Ahora bien, una población de 60.000 habitantes como la de Groenlandia, inclinada a favor de la independencia política, es muy sensible a una disputa de este tipo. En mi opinión, es improbable que veamos algo similar a una invasión militar. Es mucho más verosímil que los acuerdos comerciales de los próximos años, ya dentro del nuevo contexto de una amenaza militar, se acaben reformulando en beneficio de los intereses estadounidenses.

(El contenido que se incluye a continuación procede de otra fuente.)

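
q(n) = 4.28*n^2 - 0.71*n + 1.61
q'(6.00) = 50.65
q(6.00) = 151.43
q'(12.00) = 102.01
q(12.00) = 609.41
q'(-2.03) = -18.09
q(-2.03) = 20.69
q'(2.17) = 17.87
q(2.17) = 20.22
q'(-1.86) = -16.63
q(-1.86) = 17.74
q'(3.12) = 26.00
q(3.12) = 41.06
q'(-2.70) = -23.82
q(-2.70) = 34.73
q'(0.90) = 6.99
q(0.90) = 4.44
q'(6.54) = 55.27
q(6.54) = 180.03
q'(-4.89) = -42.57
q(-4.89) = 107.43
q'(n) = 8.56*n - 0.71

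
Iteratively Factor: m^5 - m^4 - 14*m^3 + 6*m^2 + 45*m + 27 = (m - 3)*(m^4 + 2*m^3 - 8*m^2 - 18*m - 9) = (m - 3)*(m + 3)*(m^3 - m^2 - 5*m - 3) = (m - 3)^2*(m + 3)*(m^2 + 2*m + 1) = (m - 3)^2*(m + 1)*(m + 3)*(m + 1)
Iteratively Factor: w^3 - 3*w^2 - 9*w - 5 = (w + 1)*(w^2 - 4*w - 5) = (w - 5)*(w + 1)*(w + 1)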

La gran pregunta es qué hace la Unión Europea con todo esto. Los países con una tradición europeísta más acentuada, y además los más importantes, como Alemania y Francia, tienen actualmente gobiernos débiles. Por el contrario, la internacional reaccionaria de Trump y Musk dispone de aliados en los gobiernos de Italia y Hungría, entre otros, al tiempo que está alentando a las ultraderechas de otros países. Mientras tanto, el Reino Unido tiene un gobierno laborista débil, asolado por las graves mentiras y ataques de Musk, pero que tampoco se atreve a recomponer su relación con la Unión Europea -la única opción viable para no convertirse en un satélite muy menor de Estados Unidos-. El caso de España es bien conocido: una economía coyunturalmente al alza, un gobierno progresista débil, unas derechas radicalizadas, una izquierda sumida en una infantil guerra civil y, en suma, la posibilidad cada vez más alta de que los tentáculos reaccionarios tomen otra plaza europea en los próximos años.

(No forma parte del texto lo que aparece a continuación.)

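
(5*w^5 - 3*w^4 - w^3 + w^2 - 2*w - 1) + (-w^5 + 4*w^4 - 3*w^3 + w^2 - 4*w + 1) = 4*w^5 + w^4 - 4*w^3 + 2*w^2 - 6*w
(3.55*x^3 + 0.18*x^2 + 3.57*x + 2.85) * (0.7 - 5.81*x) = -20.6255*x^4 + 1.4392*x^3 - 20.6157*x^2 - 14.0595*x + 1.995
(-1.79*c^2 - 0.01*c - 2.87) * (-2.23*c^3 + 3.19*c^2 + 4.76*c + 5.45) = 3.9917*c^5 - 5.6878*c^4 - 2.1522*c^3 - 18.9584*c^2 - 13.7157*c - 15.6415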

En definitiva, la disputa por Groenlandia y sus minerales críticos no es un simple capricho político ni una anécdota más del excéntrico Trump; es un síntoma de las tensiones globales que definirán el siglo XXI. En un contexto donde el cambio climático reconfigura territorios y abre nuevas fronteras de explotación, las grandes potencias compiten ferozmente por asegurar recursos estratégicos que sustenten sus economías y su influencia geopolítica. Exactamente como hicieron en el siglo XIX, aunque no exactamente a través de los mismos medios. La inacción o la debilidad política de regiones como la Unión Europea solo aceleran esta carrera desigual, donde no hay ganadores claros, pero sí un planeta y sociedades cada vez más fragmentados sobre el telón de fondo del calentamiento global y la agudización de la crisis ecosocial. Al final, el destino de Groenlandia simboliza mucho más que una cuestión de soberanía: refleja los límites de un modelo económico insostenible y la necesidad urgente de repensar nuestra relación con los recursos y el poder.